Researchers and advocates are voicing their disappointment at the results of the trial, but not their resignation. “We had hoped that we would see some signal of efficacy from this vaccine,” Dr. Susan Buchbinder, an epidemiologist at the University of California, San Francisco, who co-led the Mosaico trial, told NBC News. While it’s too early to know much about the reasons behind the failure, she says her team will continue analyzing the results in search of information that might be helpful to the development of subsequent vaccines.
Mitchell Warren, the executive director of AVAC, an HIV prevention organization, told the New York Times that the failure of this study is especially disappointing because it was funded by a major company like Johnson & Johnson. “Not that many companies get involved in infectious disease vaccines, so to see this not getting to market is a disappointment and a setback,” he said. However, he hopes the news prompts policy makers and activists to make existing safeguards against HIV more accessible. “It’s not that all hope is lost; it’s that we need to redirect our resources to greatest impact.”
HIV and AIDs prevention remains a major public health issue. UNAIDS, the United Nations’ joint AIDS program, estimates that in the last year, 1.5 million people became newly infected with HIV, and 650,000 people died from AIDS-related illnesses.
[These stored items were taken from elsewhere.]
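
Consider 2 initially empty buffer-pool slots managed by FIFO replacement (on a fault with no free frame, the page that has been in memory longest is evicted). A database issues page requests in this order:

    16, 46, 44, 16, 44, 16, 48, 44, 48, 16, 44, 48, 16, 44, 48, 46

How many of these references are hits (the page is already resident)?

6

16 -> miss, frames {16}
46 -> miss, frames {16,46}
44 -> miss, evict 16, frames {46,44}
16 -> miss, evict 46, frames {44,16}
44 -> hit
16 -> hit
48 -> miss, evict 44, frames {16,48}
44 -> miss, evict 16, frames {48,44}
48 -> hit
16 -> miss, evict 48, frames {44,16}
44 -> hit
48 -> miss, evict 44, frames {16,48}
16 -> hit
44 -> miss, evict 16, frames {48,44}
48 -> hit
46 -> miss, evict 48, frames {44,46}
Hits: 6.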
While a vaccine remains elusive, the HRC notes that researchers are still closer to eliminating the HIV virus than ever before. HIV tests are faster and more effective than ever before, and pre-exposure antiretroviral medications like PrEP have proven to be very successful in preventing infection. Even when infected, HIV can be successfully treated to the point of eliminating the risk of transmission.
“Fortunately, there are a number of highly effective HIV-prevention interventions already,” Jennifer Kates, the director of global health and HIV policy at Kaiser Family Foundation (KFF), told NBC News. “The challenge is to scale them up to reach all at risk.”